Friday, November 30, 2007

TESOL/Linguistics: The Blind Leading the Blind

Have I mentioned recently that linguistics is the final degeneration of human progress? The lowest form of education possible? It's upsetting that it is so wildly popular: everyone wants to learn English. So they get a bunch of white people and train them in linguistics and TESOL, because there is an assumption (which I disagree with) that learning a lot of little symbols about all the various forms of mistakes non-native speakers can make and studying students not-yet-perfect accent will somehow get them to learn how to speak English well. It's absolutely ridiculous.
1) It's teacher-centered rather than student centered
2) It focuses on the mistakes and gives them power as autonomous modes of communication
3) It produces English teachers who know everything about the linguistic production of English but nothing of any value

Universities like to hire MA's or PHD's in linguistics to teach English to their students. This is a severely flawed notion. While linguistics or TESOL might be helpful to native-speaking ESL teachers, it is emphatically not helpful, nor useful, to any non-native student's wanting to learn how to speak English. Rather than read great English literature, study English grammar, or improve their fluency, they learn linguistics and do linguistic studies of their own "Meta-Language" (read: bad pronunciation).

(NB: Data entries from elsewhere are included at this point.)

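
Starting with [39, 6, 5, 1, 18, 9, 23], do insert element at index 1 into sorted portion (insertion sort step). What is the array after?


After one pass: [6, 39, 5, 1, 18, 9, 23]


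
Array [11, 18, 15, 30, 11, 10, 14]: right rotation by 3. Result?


Right rotate by 3: [11, 10, 14, 11, 18, 15, 30]


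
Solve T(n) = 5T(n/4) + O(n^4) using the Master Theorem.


a=5, b=4, c=4. log_4(5)=1.161 < c=4. Case 3: O(n^c) = O(n^4)
Complexity: O(n^4)


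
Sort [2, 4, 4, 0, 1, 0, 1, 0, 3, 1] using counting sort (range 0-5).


Count array: [3, 3, 1, 1, 2, 0]
Reconstruct: [0, 0, 0, 1, 1, 1, 2, 3, 4, 4]


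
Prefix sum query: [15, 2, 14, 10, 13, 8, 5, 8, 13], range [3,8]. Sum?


Prefix sums: [0, 15, 17, 31, 41, 54, 62, 67, 75, 88]
Sum[3..8] = prefix[9] - prefix[3] = 88 - 31 = 57


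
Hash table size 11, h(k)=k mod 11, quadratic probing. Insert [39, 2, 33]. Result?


Insertions: 39->slot 6; 2->slot 2; 33->slot 0
Table: [33, None, 2, None, None, None, 39, None, None, None, None]


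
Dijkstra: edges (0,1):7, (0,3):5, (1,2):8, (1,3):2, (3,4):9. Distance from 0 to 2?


Dijkstra from 0:
Distances: {0: 0, 1: 7, 2: 15, 3: 5, 4: 14}
Shortest distance to 2 = 15, path = [0, 1, 2]


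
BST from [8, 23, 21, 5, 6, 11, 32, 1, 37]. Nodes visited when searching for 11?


BST root = 8
Search for 11: compare at each node
Path: [8, 23, 21, 11]


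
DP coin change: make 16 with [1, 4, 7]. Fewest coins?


dp[0]=0; dp[i]=1+min(dp[i-c] for c in coins)
...dp[11]=2, dp[12]=3, dp[13]=4, dp[14]=2, dp[15]=3, dp[16]=4
Minimum coins for 16 = 4


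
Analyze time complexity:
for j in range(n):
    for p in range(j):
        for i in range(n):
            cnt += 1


Per nesting level: O(n) * O(n) [triangular over j] * O(n) = O(n^3)
Complexity: O(n^3)


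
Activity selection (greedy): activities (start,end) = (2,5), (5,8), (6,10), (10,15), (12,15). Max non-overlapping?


Greedy: pick earliest-ending, then skip overlaps.
Selected (3 activities): [(2, 5), (5, 8), (10, 15)]


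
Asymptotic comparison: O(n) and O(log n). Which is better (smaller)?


logarithmic grows slower than linear
O(log n) is asymptotically smaller; O(n) grows faster


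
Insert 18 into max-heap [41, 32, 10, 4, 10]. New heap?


Append 18: [41, 32, 10, 4, 10, 18]
Bubble up: swap idx 5(18) with idx 2(10)
Result: [41, 32, 18, 4, 10, 10]


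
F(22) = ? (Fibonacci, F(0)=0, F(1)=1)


F(n)=F(n-1)+F(n-2)
...F(20)=6765, F(21)=10946, F(22)=17711


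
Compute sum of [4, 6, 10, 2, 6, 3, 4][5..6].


Prefix sums: [0, 4, 10, 20, 22, 28, 31, 35]
Sum[5..6] = prefix[7] - prefix[5] = 35 - 28 = 7


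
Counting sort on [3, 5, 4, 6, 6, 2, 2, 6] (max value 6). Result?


Count array: [0, 0, 2, 1, 1, 1, 3]
Reconstruct: [2, 2, 3, 4, 5, 6, 6, 6]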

There are thousands of these students, all over the world, studying Linguistics and TESOL simply because, the MA's and PhD's studied Linguistics and TESOL. They don't know anything else. So what you get is whole countries of academics studying the linguistic composition of a foreign language, their non-native English. And yet often their speaking and writing is terrible. And they will go on to teach "English" to others - by teaching linguistics and TESOL.

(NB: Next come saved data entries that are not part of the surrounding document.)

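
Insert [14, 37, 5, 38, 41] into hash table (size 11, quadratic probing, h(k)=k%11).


Insertions: 14->slot 3; 37->slot 4; 5->slot 5; 38->slot 6; 41->slot 8
Table: [None, None, None, 14, 37, 5, 38, None, 41, None, None]


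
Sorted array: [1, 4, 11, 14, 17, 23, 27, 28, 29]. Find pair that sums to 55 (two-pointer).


Two pointers: lo=0, hi=8
Found pair: (27, 28) summing to 55


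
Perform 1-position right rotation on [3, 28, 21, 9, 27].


Right rotate by 1: [27, 3, 28, 21, 9]


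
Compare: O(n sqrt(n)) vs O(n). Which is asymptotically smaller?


linear grows slower than n^1.5
O(n) is asymptotically smaller; O(n sqrt(n)) grows faster


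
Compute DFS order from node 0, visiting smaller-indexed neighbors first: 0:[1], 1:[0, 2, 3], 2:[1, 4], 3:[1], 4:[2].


DFS stack-based: start with [0]
Visit order: [0, 1, 2, 4, 3]


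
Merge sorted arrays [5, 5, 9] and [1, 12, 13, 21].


Compare heads, take smaller each step.
Merged: [1, 5, 5, 9, 12, 13, 21]


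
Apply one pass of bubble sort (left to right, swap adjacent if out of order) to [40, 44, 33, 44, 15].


After one pass: [40, 33, 44, 15, 44]


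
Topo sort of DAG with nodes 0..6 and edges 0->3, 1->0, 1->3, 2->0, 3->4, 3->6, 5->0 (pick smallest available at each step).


Kahn's algorithm, process smallest node first
Order: [1, 2, 5, 0, 3, 4, 6]


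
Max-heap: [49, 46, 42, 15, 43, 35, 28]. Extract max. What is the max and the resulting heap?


Max = 49
Replace root with last, heapify down
Resulting heap: [46, 43, 42, 15, 28, 35]


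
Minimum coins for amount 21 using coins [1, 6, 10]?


dp[0]=0; dp[i]=1+min(dp[i-c] for c in coins)
...dp[16]=2, dp[17]=3, dp[18]=3, dp[19]=4, dp[20]=2, dp[21]=3
Minimum coins for 21 = 3


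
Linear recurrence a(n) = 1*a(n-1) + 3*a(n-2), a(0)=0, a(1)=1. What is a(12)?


Build bottom-up:
...a(10)=1159, a(11)=2683, a(12)=1*2683+3*1159=6160


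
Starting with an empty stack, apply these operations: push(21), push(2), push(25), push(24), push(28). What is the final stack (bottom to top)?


push(21) -> [21]
push(2) -> [21, 2]
push(25) -> [21, 2, 25]
push(24) -> [21, 2, 25, 24]
push(28) -> [21, 2, 25, 24, 28]
Final stack (bottom to top): [21, 2, 25, 24, 28]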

It almost makes me furious. It's so futile and self-defeating and inane and bureaucratic, absolutely senseless in every way. Brilliant minds solving problems that DO NOT NEED to be solved.

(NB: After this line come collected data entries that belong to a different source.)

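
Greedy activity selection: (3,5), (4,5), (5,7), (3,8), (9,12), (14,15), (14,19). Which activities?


Greedy: pick earliest-ending, then skip overlaps.
Selected (4 activities): [(3, 5), (5, 7), (9, 12), (14, 15)]


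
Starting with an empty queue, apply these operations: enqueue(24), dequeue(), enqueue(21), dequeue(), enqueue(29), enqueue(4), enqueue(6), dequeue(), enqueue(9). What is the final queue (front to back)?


enqueue(24) -> [24]
dequeue() returns 24 -> []
enqueue(21) -> [21]
dequeue() returns 21 -> []
enqueue(29) -> [29]
enqueue(4) -> [29, 4]
enqueue(6) -> [29, 4, 6]
dequeue() returns 29 -> [4, 6]
enqueue(9) -> [4, 6, 9]
Final queue (front to back): [4, 6, 9]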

People have been learning languages since we began speaking them. People CAN learn 2 or 3 languages, and learn them well. They did it long before there was ever such a thing as TESOL or Linguistics. Without a doubt, my students studying Literature will learn to use English, not to dissect it and ruin it. And yet, I see myself having trouble finding work because the emphasis is so much on linguistics rather than literature.